What Fox is really buying
Fox has long been known for broadcast, cable, Fox News, and Fox Sports, but the erosion of linear TV has left a bigger question hanging over the business. Greenfield said the Roku transaction answers that post-linear question by giving Fox a future beyond traditional television.
On Fox’s most recent earnings call, Lachlan Murdoch pointed to the “continued strength at our leading free streaming service, Tubi” and the FIFA Men’s World Cup broadcast across June and July. The Roku deal would place an operating-system layer underneath those assets.
The market is not convinced yet
Fox shares fell after the deal was announced and are down 24.7% year to date through June 15, closing at $54.76. Reuters noted that investors were worried about dilution from the transaction structure.

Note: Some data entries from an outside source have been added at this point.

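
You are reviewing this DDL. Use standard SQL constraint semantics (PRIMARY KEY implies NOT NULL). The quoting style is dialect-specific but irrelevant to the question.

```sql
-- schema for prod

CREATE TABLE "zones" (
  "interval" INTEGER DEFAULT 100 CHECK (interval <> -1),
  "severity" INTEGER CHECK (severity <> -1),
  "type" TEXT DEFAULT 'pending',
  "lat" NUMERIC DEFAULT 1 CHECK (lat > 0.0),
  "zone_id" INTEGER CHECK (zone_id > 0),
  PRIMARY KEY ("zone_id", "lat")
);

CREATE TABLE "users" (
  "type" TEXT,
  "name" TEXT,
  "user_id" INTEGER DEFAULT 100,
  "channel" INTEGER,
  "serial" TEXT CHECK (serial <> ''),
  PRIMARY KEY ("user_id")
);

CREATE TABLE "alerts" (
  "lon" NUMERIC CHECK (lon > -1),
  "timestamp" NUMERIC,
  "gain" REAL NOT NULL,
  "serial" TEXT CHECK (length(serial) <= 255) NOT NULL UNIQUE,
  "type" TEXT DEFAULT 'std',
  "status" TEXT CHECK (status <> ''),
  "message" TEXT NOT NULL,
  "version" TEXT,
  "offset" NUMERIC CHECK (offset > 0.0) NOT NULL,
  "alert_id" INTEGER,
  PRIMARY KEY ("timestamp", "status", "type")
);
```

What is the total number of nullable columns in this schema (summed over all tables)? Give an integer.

zones: 3 nullable (interval, severity, type — PK (zone_id, lat) and explicit NOT NULL columns excluded).
users: 4 nullable (type, name, channel, serial — PK (user_id) and explicit NOT NULL columns excluded).
alerts: 3 nullable (lon, version, alert_id — PK (timestamp, status, type) and explicit NOT NULL columns excluded).
Total: 3 + 4 + 3 = 10.

10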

Roku has moved the other way, rising 29.87% year to date and 89.36% over the past year. Even so, Fox’s valuation remains much lower, with a trailing P/E of 14 and a forward P/E of 10, compared with Roku’s trailing P/E of 104 and forward P/E of 62.
Why a rival bid looks less likely
Greenfield said the deal looks durable in part because Anthony Wood owns about 15% of Roku and is joining the Fox board while becoming a Fox employee. He also said Wood chose Fox over other possible suitors, including Comcast, which strengthens the case that the transaction can move forward.
Wood has also been converting Class B voting shares into Class A shares through April, May, and June 2026, including a 75,000-share conversion on May 11. That activity fits with a shift toward a new governance structure around the deal.
What investors will watch next
The next phase depends on regulatory review, the targeted close in the first half of calendar 2027, and whether the synergy target proves conservative once Tubi and Roku’s ad stack are combined. Another key question is whether Roku’s more than 100 million household footprint can monetize Fox Sports and Fox News content more efficiently than today’s licensing model.
Greenfield said the move is “a really interesting strategic move by Fox,” and described it as a company “zigging where everybody else in the industry is zagging.” For legacy media, the outcome could help define whether owning distribution becomes more valuable than building yet another streamer.